Oregon – Oregon’s manufacturing sector, once a vital driver of the state’s economy, is facing significant declines as tariffs imposed during the Trump administration add pressure to an already struggling industry. Over the past year, the manufacturing workforce has shrunk by 5%, resulting in a loss of more than 9,400 jobs, marking the largest decline among all economic sectors in Oregon.
The combination of rising import costs due to tariffs, reduced orders, and trade tensions is creating a challenging environment for Oregon manufacturers, with many fearing further job losses in 2025 and beyond.
The Sharp Decline in Oregon’s Manufacturing Jobs
Last summer, Oregon’s manufacturing workforce consisted of more than 187,000 employees, derived from a labor pool of roughly 2 million workers. But within a year, the sector lost nearly 5% of its workforce, about 9,400 jobs. Employment economist Gail Krumenauer remarked,
“That’s the largest decline of any sector in Oregon’s economy over the past year.”
Manufacturing employment was trending upward until 2022 when it neared a peak at approximately 195,000 jobs, but recent years have seen notable declines. Oregon’s overall workforce has also decreased to about 1.97 million people, with health care and social assistance sectors showing the most consistent job growth, currently employing around 312,000 workers.
How Trump’s Tariffs Are Squeezing Oregon Manufacturers
Beginning in April, the Trump administration implemented widespread tariffs, notably a 10% tax on imported goods, intended to boost domestic manufacturing by discouraging foreign imports. However, many Oregon businesses contend that these tariffs have increased operating costs and created uncertainty that discourages spending.
Britt Howard, owner of Portland Garment Factory, highlights the triple impact the tariffs have on her business supplying major clients like Nike, Intel, and OMSI:
- Increased Material Costs: Many critical materials such as velcro, elastic, twill, webbing, buckles, and molded plastic pieces are sourced internationally and now come with added import taxes passed on by U.S. suppliers.
- Reduced Customer Orders: Rising costs squeeze budgets, prompting clients to place smaller or fewer orders, leading to reduced work and cut hours for her staff.
- Reciprocal Tariffs: Other countries have imposed tariffs on U.S. goods in retaliation, discouraging international clients from exporting products manufactured in Oregon.
Howard elaborated,
“Especially at the color and the size and the capacity that we need things… those aren’t made in this country.”
Historical Challenges and Industry Perspectives
The domestic apparel and footwear manufacturing sector has historically struggled to compete due to the global shift of labor-intensive production to countries with lower wages and fewer regulations since the 1990s. These international dynamics, compounded by tariffs, challenge the feasibility of boosting local manufacturing at scale.
The American Apparel and Footwear Association wrote to President Trump in May, emphasizing that tariffs alone cannot overcome the considerable supply chain, labor, and cost barriers:
“Tariff policy cannot overcome these obstacles, especially when it is imposing new costs on existing manufacturers in our industry.”

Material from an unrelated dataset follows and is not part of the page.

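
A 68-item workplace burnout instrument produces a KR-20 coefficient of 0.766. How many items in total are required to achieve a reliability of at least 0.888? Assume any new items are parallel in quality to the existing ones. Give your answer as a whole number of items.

165

n = 0.888 × (1 − 0.766) / [ 0.766 × (1 − 0.888) ]
n = 0.207792 / 0.085792 ≈ 2.4220
So the test needs 2.4220 × 68 ≈ 164.70 items; rounding up, 165.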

Economic Outlook and Uncertainty Surrounding Tariffs
While tariffs may be increasing pressure on Oregon’s manufacturing sector, economist Gail Krumenauer notes it is too soon to declare trade policy the main cause of job losses. She emphasizes monitoring trends such as unemployment insurance claims from manufacturing workers to better understand the impact going forward.
Adding to the uncertainty, a recent appeals court ruling declared most of Trump’s tariffs illegal but allowed them to remain in place until October, keeping the door open for a Supreme Court review. This legal limbo perpetuates instability for manufacturers and their employees.
Key Takeaways on Oregon Manufacturing Challenges
- Oregon’s manufacturing sector lost 5% of its workforce in a year — a loss of approximately 9,400 jobs.
- Tariffs implemented by the Trump administration have increased material costs and caused order reductions.
- Reciprocal tariffs from other countries dissuade international exports, compounding business challenges.
- Local manufacturers, such as Portland Garment Factory, have had to reduce staff hours due to declining orders.
- Health care and social assistance remain the fastest-growing employment sectors in Oregon.
- The legal status of the tariffs remains uncertain, potentially influencing the sector’s future stability.
What Does This Mean for Oregon’s Workforce?
The manufacturing sector’s contraction represents a broader challenge for Oregon’s economy and its workers. As tariffs continue to influence costs and trade dynamics, manufacturers may face deeper contractions or be forced to innovate to survive.
Employment economist Krumenauer highlighted ongoing efforts to track the situation carefully:
“One of the things that I’m looking at going forward is if we’re seeing a larger number of folks coming in for first-time, or initial, unemployment insurance claims who are coming from the manufacturing sector.”